Besides, if you can hail a musical cloud nine from on high, it’s an awfully fine getaway for one to “see the sun rising," even if all your love interest "sees is it fall fall fall.” Such is one of the he lies-she lies observations laced throughout the Brighton, England group’s opening track on Konk, “See the Sun,” which gives us a tantalizing appetizer of the Kooks’ sound as dominated by expressive lead singer, songwriter, and rhythm guitarist Luke Pritchard, and the by turns taut and loosey-goosey lead guitar of Hugh Harris (Max Rafferty on bass, and Paul Garred on drums round out the group). Add in the joyous I-Get-Around handclaps that come in halfway through “Sea” and you have yourself rental property on clouds 10, 11, and 12, too.
It’ll be SRO there before the silver-lined cumuli make their move ‘60s-style with the highly melodic “Mr. Maker,” the title character of which, in Kinks-size manner and manor, has “got it made / A beautiful wife and a baby on the way / And his bills are already paid...” Or at least that’s how it starts out...

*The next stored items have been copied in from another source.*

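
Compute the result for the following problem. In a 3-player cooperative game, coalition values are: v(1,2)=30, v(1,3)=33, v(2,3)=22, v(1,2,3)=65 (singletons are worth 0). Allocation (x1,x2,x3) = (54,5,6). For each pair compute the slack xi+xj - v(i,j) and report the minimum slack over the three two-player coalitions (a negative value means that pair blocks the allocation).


Step 1: Slack for coalition (1,2): x1+x2 - v12 = 59 - 30 = 29
Step 2: Slack for coalition (1,3): x1+x3 - v13 = 60 - 33 = 27
Step 3: Slack for coalition (2,3): x2+x3 - v23 = 11 - 22 = -11
Step 4: Minimum slack = min(29, 27, -11) = -11, attained by (2,3); coalition (2,3) can block (slack < 0), so the allocation is not in the core

-11


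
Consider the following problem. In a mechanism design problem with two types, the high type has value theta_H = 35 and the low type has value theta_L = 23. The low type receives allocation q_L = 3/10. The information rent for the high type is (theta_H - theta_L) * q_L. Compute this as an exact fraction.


Step 1: theta_H - theta_L = 35 - 23 = 12
Step 2: Information rent = (theta_H - theta_L) * q_L
Step 3: = 12 * 3/10
Step 4: = 18/5

18/5


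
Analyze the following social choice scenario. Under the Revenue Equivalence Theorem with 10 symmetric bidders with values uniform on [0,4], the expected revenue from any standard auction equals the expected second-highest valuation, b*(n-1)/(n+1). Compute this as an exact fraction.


Step 1: By Revenue Equivalence, expected revenue = b*(n-1)/(n+1)
Step 2: Substituting n = 10, b = 4
Step 3: Revenue = 4*(10-1)/(10+1) = 4*9/11
Step 4: Revenue = 36/11

36/11


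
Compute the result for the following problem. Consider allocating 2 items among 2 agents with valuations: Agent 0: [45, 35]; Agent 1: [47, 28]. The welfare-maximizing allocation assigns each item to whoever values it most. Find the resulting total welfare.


Step 1: For each item, find the maximum value among all agents.
Step 2: Item 0 -> Agent 1 (value 47)
Step 3: Item 1 -> Agent 0 (value 35)
Step 4: Total welfare = 47 + 35 = 82

82


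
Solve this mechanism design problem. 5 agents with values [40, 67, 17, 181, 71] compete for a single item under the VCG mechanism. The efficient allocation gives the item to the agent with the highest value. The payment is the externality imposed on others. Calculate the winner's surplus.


Step 1: The winner is the agent with the highest value: agent 3 with value 181
Step 2: Values of other agents: [40, 67, 17, 71]
Step 3: VCG payment = max of others' values = 71
Step 4: Surplus = 181 - 71 = 110

110


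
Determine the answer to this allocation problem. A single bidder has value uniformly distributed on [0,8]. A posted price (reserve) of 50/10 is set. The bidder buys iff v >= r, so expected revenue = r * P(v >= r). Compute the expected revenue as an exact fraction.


Step 1: Posted price r = 5, value support [0,8]
Step 2: P(v >= r) = (8 - 5)/8 = 3/8
Step 3: Expected revenue = r * P(v >= r) = 5 * 3/8
Step 4: Revenue = 15/8

15/8


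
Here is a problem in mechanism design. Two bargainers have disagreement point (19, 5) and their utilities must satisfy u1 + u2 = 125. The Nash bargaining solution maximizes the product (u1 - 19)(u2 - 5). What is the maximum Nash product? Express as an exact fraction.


Step 1: The Nash solution splits surplus symmetrically above the disagreement point
Step 2: u1 = (total + d1 - d2)/2 = (125 + 19 - 5)/2 = 139/2
Step 3: u2 = (total - d1 + d2)/2 = (125 - 19 + 5)/2 = 111/2
Step 4: Nash product = (139/2 - 19) * (111/2 - 5)
Step 5: = 101/2 * 101/2 = 10201/4

10201/4


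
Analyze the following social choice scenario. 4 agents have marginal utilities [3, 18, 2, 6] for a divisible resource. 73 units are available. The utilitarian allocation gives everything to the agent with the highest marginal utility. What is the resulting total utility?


Step 1: The marginal utilities are [3, 18, 2, 6]
Step 2: The highest marginal utility is 18
Step 3: All 73 units go to that agent
Step 4: Total utility = 18 * 73 = 1314

1314


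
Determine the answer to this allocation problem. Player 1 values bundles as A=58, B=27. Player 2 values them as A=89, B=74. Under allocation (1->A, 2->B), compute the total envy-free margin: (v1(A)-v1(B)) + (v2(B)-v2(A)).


Step 1: Player 1's margin = v1(A) - v1(B) = 58 - 27 = 31
Step 2: Player 2's margin = v2(B) - v2(A) = 74 - 89 = -15
Step 3: Total margin = 31 + -15 = 16

16


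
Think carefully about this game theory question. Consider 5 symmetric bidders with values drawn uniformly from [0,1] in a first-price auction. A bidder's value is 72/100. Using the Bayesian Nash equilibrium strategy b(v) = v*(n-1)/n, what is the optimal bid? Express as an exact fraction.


Step 1: The symmetric BNE bidding function is b(v) = v * (n-1) / n
Step 2: Substitute v = 18/25 and n = 5
Step 3: b = 18/25 * 4/5
Step 4: b = 72/125

72/125


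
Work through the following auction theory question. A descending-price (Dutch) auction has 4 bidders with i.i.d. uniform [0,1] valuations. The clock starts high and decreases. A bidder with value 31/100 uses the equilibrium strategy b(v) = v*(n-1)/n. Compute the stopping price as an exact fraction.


Step 1: Dutch auctions are strategically equivalent to first-price auctions
Step 2: The equilibrium bid is b(v) = v*(n-1)/n
Step 3: b = 31/100 * 3/4
Step 4: b = 93/400

93/400


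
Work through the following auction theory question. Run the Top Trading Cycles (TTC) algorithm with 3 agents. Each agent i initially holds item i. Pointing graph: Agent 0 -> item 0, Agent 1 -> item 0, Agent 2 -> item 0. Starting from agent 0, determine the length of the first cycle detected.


Step 1: Trace the pointer graph from agent 0: 0 -> 0
Step 2: A cycle is detected when we revisit agent 0
Step 3: The cycle is: 0 -> 0
Step 4: Cycle length = 1

1


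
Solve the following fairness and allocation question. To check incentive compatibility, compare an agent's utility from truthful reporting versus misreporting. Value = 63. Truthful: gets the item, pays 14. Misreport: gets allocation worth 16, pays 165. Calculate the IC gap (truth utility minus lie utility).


Step 1: U(truth) = value - payment = 63 - 14 = 49
Step 2: U(lie) = allocation - payment = 16 - 165 = -149
Step 3: IC gap = 49 - (-149) = 198

198


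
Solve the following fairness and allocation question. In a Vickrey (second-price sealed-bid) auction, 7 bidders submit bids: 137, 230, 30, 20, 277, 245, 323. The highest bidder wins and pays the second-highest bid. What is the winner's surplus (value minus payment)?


Step 1: Sort bids in descending order: 323, 277, 245, 230, 137, 30, 20
Step 2: The winning bid is the highest: 323
Step 3: The payment equals the second-highest bid: 277
Step 4: Surplus = winner's bid - payment = 323 - 277 = 46

46


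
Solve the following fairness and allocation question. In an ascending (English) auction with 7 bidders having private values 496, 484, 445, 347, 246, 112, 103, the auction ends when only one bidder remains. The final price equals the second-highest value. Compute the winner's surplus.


Step 1: Identify the highest value: 496
Step 2: Identify the second-highest value: 484
Step 3: The final price = second-highest value = 484
Step 4: Surplus = 496 - 484 = 12

12


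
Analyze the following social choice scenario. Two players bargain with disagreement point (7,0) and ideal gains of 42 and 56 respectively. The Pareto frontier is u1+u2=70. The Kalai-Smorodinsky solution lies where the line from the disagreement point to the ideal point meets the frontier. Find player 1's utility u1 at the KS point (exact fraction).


Step 1: At the KS point, (u1-d1)/r1 = (u2-d2)/r2 = t and u1+u2 = 70
Step 2: u1 = d1 + r1*t and u2 = d2 + r2*t, so (d1 + r1*t) + (d2 + r2*t) = 70
Step 3: t = (70 - 7 - 0)/(42 + 56) = 63/98 = 9/14
Step 4: u1 = d1 + r1*t = 7 + 42 * 9/14 = 34
Step 5: (Check: u2 = d2 + r2*t = 36; u1+u2 = 34 + 36 = 70, on the frontier.)

34


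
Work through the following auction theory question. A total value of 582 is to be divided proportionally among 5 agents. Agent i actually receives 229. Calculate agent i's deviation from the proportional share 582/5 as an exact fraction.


Step 1: Proportional share = 582/5
Step 2: Agent's actual allocation = 229
Step 3: Excess = 229 - 582/5 = 563/5

563/5


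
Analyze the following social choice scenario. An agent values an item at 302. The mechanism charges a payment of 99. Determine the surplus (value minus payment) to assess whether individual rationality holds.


Step 1: Surplus = value - payment = 302 - 99 = 203
Step 2: IR is satisfied (surplus >= 0)

203


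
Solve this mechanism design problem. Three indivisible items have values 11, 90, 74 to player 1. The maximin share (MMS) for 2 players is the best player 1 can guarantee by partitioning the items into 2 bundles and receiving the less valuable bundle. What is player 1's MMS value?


Step 1: Item values = 11, 90, 74
Step 2: Enumerate all 2-bundle partitions and take the smaller bundle:
  Partition 1: {11} vs {90,74} -> bundles 11, 164; min = 11
  Partition 2: {90} vs {11,74} -> bundles 90, 85; min = 85
  Partition 3: {74} vs {11,90} -> bundles 74, 101; min = 74
Step 3: MMS = max(11, 85, 74) = 85

85


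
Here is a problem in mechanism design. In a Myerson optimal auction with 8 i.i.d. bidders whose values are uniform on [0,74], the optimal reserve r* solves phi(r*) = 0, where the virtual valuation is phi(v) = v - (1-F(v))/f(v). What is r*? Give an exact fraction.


Step 1: For U[0,74], F(v) = v/74 and f(v) = 1/74
Step 2: phi(v) = v - (1 - v/74)/(1/74) = v - (74 - v) = 2v - 74
Step 3: Set phi(r*) = 0: 2r* - 74 = 0
Step 4: r* = 74/2 = 37 (the number of bidders n = 8 does not enter)

37


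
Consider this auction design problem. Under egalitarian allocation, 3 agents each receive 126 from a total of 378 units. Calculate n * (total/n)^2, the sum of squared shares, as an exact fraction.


Step 1: Each agent's share = 378/3 = 126
Step 2: Square of each share = (126)^2 = 15876
Step 3: Sum of squares = 3 * 15876 = 47628

47628


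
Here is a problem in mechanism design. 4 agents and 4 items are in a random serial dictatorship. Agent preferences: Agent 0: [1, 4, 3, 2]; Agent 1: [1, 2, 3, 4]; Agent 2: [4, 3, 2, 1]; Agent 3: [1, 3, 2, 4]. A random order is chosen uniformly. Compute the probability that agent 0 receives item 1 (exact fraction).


Step 1: Agent 0 wants item 1
Step 2: There are 24 possible orderings of agents
Step 3: In 8 orderings, agent 0 gets item 1
Step 4: Probability = 8/24 = 1/3

1/3


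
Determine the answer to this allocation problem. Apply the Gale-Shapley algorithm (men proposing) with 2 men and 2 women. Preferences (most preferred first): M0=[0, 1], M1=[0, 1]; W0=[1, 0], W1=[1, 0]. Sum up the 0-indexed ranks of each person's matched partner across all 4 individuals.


Step 1: Run Gale-Shapley (men propose, women hold best offer):
  M0 proposes to W0; she accepts
  M1 proposes to W0; she switches from M0
  M0 proposes to W1; she accepts
Step 2: Final matching: W0-M1, W1-M0
Step 3: 0-indexed ranks (man's rank of his match, then woman's): 0 + 0 + 1 + 1
Step 4: Total rank sum = 2

2


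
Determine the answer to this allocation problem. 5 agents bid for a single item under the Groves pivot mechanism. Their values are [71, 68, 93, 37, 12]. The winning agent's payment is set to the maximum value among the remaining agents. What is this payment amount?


Step 1: The efficient winner is agent 2 with value 93
Step 2: Other agents' values: [71, 68, 37, 12]
Step 3: Pivot payment = max(others) = 71
Step 4: The winner pays 71

71


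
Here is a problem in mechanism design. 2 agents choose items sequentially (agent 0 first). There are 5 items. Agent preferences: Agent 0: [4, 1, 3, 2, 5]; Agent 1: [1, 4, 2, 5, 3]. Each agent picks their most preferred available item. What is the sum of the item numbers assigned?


Step 1: Agent 0 picks item 4
Step 2: Agent 1 picks item 1
Step 3: Sum = 4 + 1 = 5

5


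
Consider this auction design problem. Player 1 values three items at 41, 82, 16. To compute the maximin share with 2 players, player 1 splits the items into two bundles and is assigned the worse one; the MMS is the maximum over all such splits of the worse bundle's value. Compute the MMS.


Step 1: Item values = 41, 82, 16
Step 2: Enumerate all 2-bundle partitions and take the smaller bundle:
  Partition 1: {41} vs {82,16} -> bundles 41, 98; min = 41
  Partition 2: {82} vs {41,16} -> bundles 82, 57; min = 57
  Partition 3: {16} vs {41,82} -> bundles 16, 123; min = 16
Step 3: MMS = max(41, 57, 16) = 57

57


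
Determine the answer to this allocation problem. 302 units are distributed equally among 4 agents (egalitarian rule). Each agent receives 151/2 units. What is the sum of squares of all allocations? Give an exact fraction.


Step 1: Each agent's share = 302/4 = 151/2
Step 2: Square of each share = (151/2)^2 = 22801/4
Step 3: Sum of squares = 4 * 22801/4 = 22801

22801


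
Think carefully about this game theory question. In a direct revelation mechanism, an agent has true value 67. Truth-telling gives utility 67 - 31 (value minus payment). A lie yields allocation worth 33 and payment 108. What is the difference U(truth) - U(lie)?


Step 1: U(truth) = value - payment = 67 - 31 = 36
Step 2: U(lie) = allocation - payment = 33 - 108 = -75
Step 3: IC gap = 36 - (-75) = 111

111


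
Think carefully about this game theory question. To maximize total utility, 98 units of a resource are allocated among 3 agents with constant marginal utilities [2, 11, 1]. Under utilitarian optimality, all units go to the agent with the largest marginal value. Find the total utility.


Step 1: The marginal utilities are [2, 11, 1]
Step 2: The highest marginal utility is 11
Step 3: All 98 units go to that agent
Step 4: Total utility = 11 * 98 = 1078

1078


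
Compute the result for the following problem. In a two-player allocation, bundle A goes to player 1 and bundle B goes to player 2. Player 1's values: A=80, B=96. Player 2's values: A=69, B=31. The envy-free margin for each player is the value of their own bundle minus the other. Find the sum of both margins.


Step 1: Player 1's margin = v1(A) - v1(B) = 80 - 96 = -16
Step 2: Player 2's margin = v2(B) - v2(A) = 31 - 69 = -38
Step 3: Total margin = -16 + -38 = -54

-54


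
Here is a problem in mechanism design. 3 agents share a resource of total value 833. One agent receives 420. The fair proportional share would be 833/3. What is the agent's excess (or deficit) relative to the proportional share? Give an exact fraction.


Step 1: Proportional share = 833/3
Step 2: Agent's actual allocation = 420
Step 3: Excess = 420 - 833/3 = 427/3

427/3


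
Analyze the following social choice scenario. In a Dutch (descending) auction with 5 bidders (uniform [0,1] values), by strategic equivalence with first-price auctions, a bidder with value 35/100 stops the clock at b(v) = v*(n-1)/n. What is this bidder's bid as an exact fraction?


Step 1: Dutch auctions are strategically equivalent to first-price auctions
Step 2: The equilibrium bid is b(v) = v*(n-1)/n
Step 3: b = 7/20 * 4/5
Step 4: b = 7/25

7/25


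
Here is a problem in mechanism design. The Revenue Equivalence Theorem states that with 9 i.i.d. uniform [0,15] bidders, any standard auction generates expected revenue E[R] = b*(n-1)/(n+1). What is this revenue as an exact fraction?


Step 1: By Revenue Equivalence, expected revenue = b*(n-1)/(n+1)
Step 2: Substituting n = 9, b = 15
Step 3: Revenue = 15*(9-1)/(9+1) = 15*8/10
Step 4: Revenue = 120/10 = 12

12


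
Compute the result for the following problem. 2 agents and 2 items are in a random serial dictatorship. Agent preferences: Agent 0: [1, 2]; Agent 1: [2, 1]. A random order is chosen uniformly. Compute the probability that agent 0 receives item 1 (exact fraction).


Step 1: Agent 0 wants item 1
Step 2: There are 2 possible orderings of agents
Step 3: In 2 orderings, agent 0 gets item 1
Step 4: Probability = 2/2 = 1

1


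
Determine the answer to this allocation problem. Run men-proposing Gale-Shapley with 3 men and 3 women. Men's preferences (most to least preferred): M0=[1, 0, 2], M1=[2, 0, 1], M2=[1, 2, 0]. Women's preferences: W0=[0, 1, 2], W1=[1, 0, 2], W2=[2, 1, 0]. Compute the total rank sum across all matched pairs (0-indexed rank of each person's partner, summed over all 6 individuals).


Step 1: Run Gale-Shapley (men propose, women hold best offer):
  M0 proposes to W1; she accepts
  M1 proposes to W2; she accepts
  M2 proposes to W1; rejected
  M2 proposes to W2; she switches from M1
  M1 proposes to W0; she accepts
Step 2: Final matching: W0-M1, W1-M0, W2-M2
Step 3: 0-indexed ranks (man's rank of his match, then woman's): 1 + 1 + 0 + 1 + 1 + 0
Step 4: Total rank sum = 4

4


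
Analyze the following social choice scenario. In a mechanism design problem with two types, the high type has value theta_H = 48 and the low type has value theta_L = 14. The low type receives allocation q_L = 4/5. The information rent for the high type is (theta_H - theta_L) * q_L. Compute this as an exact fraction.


Step 1: theta_H - theta_L = 48 - 14 = 34
Step 2: Information rent = (theta_H - theta_L) * q_L
Step 3: = 34 * 4/5
Step 4: = 136/5

136/5


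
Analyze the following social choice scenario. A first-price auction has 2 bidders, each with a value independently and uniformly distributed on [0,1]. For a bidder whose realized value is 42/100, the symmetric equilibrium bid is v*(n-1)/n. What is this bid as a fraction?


Step 1: The symmetric BNE bidding function is b(v) = v * (n-1) / n
Step 2: Substitute v = 21/50 and n = 2
Step 3: b = 21/50 * 1/2
Step 4: b = 21/100

21/100


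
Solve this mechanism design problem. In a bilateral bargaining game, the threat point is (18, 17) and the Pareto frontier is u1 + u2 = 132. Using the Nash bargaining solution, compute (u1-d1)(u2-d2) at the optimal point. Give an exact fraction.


Step 1: The Nash solution splits surplus symmetrically above the disagreement point
Step 2: u1 = (total + d1 - d2)/2 = (132 + 18 - 17)/2 = 133/2
Step 3: u2 = (total - d1 + d2)/2 = (132 - 18 + 17)/2 = 131/2
Step 4: Nash product = (133/2 - 18) * (131/2 - 17)
Step 5: = 97/2 * 97/2 = 9409/4

9409/4


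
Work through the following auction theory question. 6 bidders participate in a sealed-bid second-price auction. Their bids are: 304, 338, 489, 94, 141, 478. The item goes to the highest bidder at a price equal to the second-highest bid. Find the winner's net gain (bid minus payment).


Step 1: Sort bids in descending order: 489, 478, 338, 304, 141, 94
Step 2: The winning bid is the highest: 489
Step 3: The payment equals the second-highest bid: 478
Step 4: Surplus = winner's bid - payment = 489 - 478 = 11

11


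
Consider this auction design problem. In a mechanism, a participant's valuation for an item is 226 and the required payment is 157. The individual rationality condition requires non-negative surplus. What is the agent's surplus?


Step 1: Surplus = value - payment = 226 - 157 = 69
Step 2: IR is satisfied (surplus >= 0)

69


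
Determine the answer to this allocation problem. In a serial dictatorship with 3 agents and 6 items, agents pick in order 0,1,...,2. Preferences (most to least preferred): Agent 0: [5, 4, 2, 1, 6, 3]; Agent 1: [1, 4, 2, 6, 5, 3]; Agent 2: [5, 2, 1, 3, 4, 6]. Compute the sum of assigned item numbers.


Step 1: Agent 0 picks item 5
Step 2: Agent 1 picks item 1
Step 3: Agent 2 picks item 2
Step 4: Sum = 5 + 1 + 2 = 8

8


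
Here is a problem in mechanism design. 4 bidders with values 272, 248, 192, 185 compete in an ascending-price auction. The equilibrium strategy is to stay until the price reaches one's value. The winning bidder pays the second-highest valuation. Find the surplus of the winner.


Step 1: Identify the highest value: 272
Step 2: Identify the second-highest value: 248
Step 3: The final price = second-highest value = 248
Step 4: Surplus = 272 - 248 = 24

24


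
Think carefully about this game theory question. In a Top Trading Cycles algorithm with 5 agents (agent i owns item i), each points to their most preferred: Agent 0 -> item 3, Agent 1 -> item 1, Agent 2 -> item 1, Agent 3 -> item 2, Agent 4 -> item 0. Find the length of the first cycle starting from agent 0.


Step 1: Trace the pointer graph from agent 0: 0 -> 3 -> 2 -> 1 -> 1
Step 2: A cycle is detected when we revisit agent 1
Step 3: The cycle is: 1 -> 1
Step 4: Cycle length = 1

1


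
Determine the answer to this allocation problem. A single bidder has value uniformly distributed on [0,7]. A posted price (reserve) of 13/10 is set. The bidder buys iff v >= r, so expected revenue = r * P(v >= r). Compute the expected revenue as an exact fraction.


Step 1: Posted price r = 13/10, value support [0,7]
Step 2: P(v >= r) = (7 - 13/10)/7 = 57/70
Step 3: Expected revenue = r * P(v >= r) = 13/10 * 57/70
Step 4: Revenue = 741/700

741/700


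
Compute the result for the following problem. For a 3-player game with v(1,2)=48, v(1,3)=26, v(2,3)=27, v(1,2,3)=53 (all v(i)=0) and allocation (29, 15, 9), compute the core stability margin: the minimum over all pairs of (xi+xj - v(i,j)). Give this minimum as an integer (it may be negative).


Step 1: Slack for coalition (1,2): x1+x2 - v12 = 44 - 48 = -4
Step 2: Slack for coalition (1,3): x1+x3 - v13 = 38 - 26 = 12
Step 3: Slack for coalition (2,3): x2+x3 - v23 = 24 - 27 = -3
Step 4: Minimum slack = min(-4, 12, -3) = -4, attained by (1,2); coalition (1,2) can block (slack < 0), so the allocation is not in the core

-4


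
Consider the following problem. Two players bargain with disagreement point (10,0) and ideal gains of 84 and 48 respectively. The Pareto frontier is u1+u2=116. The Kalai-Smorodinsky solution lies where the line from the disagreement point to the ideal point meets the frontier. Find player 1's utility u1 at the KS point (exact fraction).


Step 1: At the KS point, (u1-d1)/r1 = (u2-d2)/r2 = t and u1+u2 = 116
Step 2: u1 = d1 + r1*t and u2 = d2 + r2*t, so (d1 + r1*t) + (d2 + r2*t) = 116
Step 3: t = (116 - 10 - 0)/(84 + 48) = 106/132 = 53/66
Step 4: u1 = d1 + r1*t = 10 + 84 * 53/66 = 852/11
Step 5: (Check: u2 = d2 + r2*t = 424/11; u1+u2 = 852/11 + 424/11 = 116, on the frontier.)

852/11


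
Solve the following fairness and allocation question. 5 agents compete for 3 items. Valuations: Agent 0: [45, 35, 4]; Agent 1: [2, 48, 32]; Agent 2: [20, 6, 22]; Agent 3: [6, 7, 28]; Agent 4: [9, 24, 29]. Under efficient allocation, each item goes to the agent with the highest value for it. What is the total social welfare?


Step 1: For each item, find the maximum value among all agents.
Step 2: Item 0 -> Agent 0 (value 45)
Step 3: Item 1 -> Agent 1 (value 48)
Step 4: Item 2 -> Agent 1 (value 32)
Step 5: Total welfare = 45 + 48 + 32 = 125

125


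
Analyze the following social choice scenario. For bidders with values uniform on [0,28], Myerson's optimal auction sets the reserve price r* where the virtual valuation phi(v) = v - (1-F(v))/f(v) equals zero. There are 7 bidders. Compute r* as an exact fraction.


Step 1: For U[0,28], F(v) = v/28 and f(v) = 1/28
Step 2: phi(v) = v - (1 - v/28)/(1/28) = v - (28 - v) = 2v - 28
Step 3: Set phi(r*) = 0: 2r* - 28 = 0
Step 4: r* = 28/2 = 14 (the number of bidders n = 7 does not enter)

14


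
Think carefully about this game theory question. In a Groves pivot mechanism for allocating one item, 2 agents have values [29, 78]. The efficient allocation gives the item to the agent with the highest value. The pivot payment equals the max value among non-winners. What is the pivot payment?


Step 1: The efficient winner is agent 1 with value 78
Step 2: Other agents' values: [29]
Step 3: Pivot payment = max(others) = 29
Step 4: The winner pays 29

29


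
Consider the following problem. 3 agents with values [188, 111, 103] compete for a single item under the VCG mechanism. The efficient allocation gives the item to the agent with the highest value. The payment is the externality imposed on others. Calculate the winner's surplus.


Step 1: The winner is the agent with the highest value: agent 0 with value 188
Step 2: Values of other agents: [111, 103]
Step 3: VCG payment = max of others' values = 111
Step 4: Surplus = 188 - 111 = 77

77


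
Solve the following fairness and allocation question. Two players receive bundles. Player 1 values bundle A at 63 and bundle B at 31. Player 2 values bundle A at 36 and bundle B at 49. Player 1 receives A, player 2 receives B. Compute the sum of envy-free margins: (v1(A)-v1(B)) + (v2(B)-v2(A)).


Step 1: Player 1's margin = v1(A) - v1(B) = 63 - 31 = 32
Step 2: Player 2's margin = v2(B) - v2(A) = 49 - 36 = 13
Step 3: Total margin = 32 + 13 = 45

45


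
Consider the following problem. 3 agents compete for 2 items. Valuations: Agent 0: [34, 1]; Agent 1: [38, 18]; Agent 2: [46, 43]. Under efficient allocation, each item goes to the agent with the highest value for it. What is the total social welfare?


Step 1: For each item, find the maximum value among all agents.
Step 2: Item 0 -> Agent 2 (value 46)
Step 3: Item 1 -> Agent 2 (value 43)
Step 4: Total welfare = 46 + 43 = 89

89


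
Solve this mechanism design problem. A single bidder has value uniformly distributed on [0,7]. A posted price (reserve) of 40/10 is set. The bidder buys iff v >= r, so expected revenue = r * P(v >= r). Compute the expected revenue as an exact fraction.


Step 1: Posted price r = 4, value support [0,7]
Step 2: P(v >= r) = (7 - 4)/7 = 3/7
Step 3: Expected revenue = r * P(v >= r) = 4 * 3/7
Step 4: Revenue = 12/7

12/7


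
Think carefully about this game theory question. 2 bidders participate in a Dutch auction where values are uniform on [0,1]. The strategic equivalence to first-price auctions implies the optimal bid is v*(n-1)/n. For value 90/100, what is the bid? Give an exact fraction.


Step 1: Dutch auctions are strategically equivalent to first-price auctions
Step 2: The equilibrium bid is b(v) = v*(n-1)/n
Step 3: b = 9/10 * 1/2
Step 4: b = 9/20

9/20


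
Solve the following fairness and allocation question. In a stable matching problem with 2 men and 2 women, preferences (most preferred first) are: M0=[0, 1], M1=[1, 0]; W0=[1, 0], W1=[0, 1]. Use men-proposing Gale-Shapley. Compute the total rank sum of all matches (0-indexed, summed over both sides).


Step 1: Run Gale-Shapley (men propose, women hold best offer):
  M0 proposes to W0; she accepts
  M1 proposes to W1; she accepts
Step 2: Final matching: W0-M0, W1-M1
Step 3: 0-indexed ranks (man's rank of his match, then woman's): 0 + 1 + 0 + 1
Step 4: Total rank sum = 2

2


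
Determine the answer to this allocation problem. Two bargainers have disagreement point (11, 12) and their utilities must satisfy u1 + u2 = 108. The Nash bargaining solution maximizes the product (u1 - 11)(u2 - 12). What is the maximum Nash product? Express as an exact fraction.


Step 1: The Nash solution splits surplus symmetrically above the disagreement point
Step 2: u1 = (total + d1 - d2)/2 = (108 + 11 - 12)/2 = 107/2
Step 3: u2 = (total - d1 + d2)/2 = (108 - 11 + 12)/2 = 109/2
Step 4: Nash product = (107/2 - 11) * (109/2 - 12)
Step 5: = 85/2 * 85/2 = 7225/4

7225/4


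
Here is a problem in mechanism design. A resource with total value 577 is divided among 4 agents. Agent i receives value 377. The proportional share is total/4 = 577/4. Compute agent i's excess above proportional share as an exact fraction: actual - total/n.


Step 1: Proportional share = 577/4
Step 2: Agent's actual allocation = 377
Step 3: Excess = 377 - 577/4 = 931/4

931/4


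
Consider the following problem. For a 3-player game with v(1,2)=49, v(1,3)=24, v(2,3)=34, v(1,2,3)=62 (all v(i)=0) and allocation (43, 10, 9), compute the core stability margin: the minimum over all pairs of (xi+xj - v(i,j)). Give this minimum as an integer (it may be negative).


Step 1: Slack for coalition (1,2): x1+x2 - v12 = 53 - 49 = 4
Step 2: Slack for coalition (1,3): x1+x3 - v13 = 52 - 24 = 28
Step 3: Slack for coalition (2,3): x2+x3 - v23 = 19 - 34 = -15
Step 4: Minimum slack = min(4, 28, -15) = -15, attained by (2,3); coalition (2,3) can block (slack < 0), so the allocation is not in the core

-15


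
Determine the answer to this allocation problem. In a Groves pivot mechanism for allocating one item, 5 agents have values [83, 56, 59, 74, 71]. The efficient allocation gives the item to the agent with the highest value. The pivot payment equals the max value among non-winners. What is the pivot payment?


Step 1: The efficient winner is agent 0 with value 83
Step 2: Other agents' values: [56, 59, 74, 71]
Step 3: Pivot payment = max(others) = 74
Step 4: The winner pays 74

74


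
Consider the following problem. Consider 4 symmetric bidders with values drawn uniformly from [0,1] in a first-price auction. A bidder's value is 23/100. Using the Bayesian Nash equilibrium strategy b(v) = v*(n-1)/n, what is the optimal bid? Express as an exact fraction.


Step 1: The symmetric BNE bidding function is b(v) = v * (n-1) / n
Step 2: Substitute v = 23/100 and n = 4
Step 3: b = 23/100 * 3/4
Step 4: b = 69/400

69/400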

You may think that the elevated and rarefied air amongst the clouds and house on the hill is “Always Where I Need To Be,” and that the assertively ecstatic and rougher-edged song by that certain title of certainty would seem to reiterate that desire by pounding you into submission - if it had to, in a good way, of course. Similarly, if you’re “getting so tired of people always crossing your wires,” and find that “life's just far too short for miscommunication,” you may be getting it into your head having played that one Kooks' song, the frenetic Tom Verlaine-tinged track, “Down to the Market,” giddy with a giddyap break and Bryan Ferry yelp.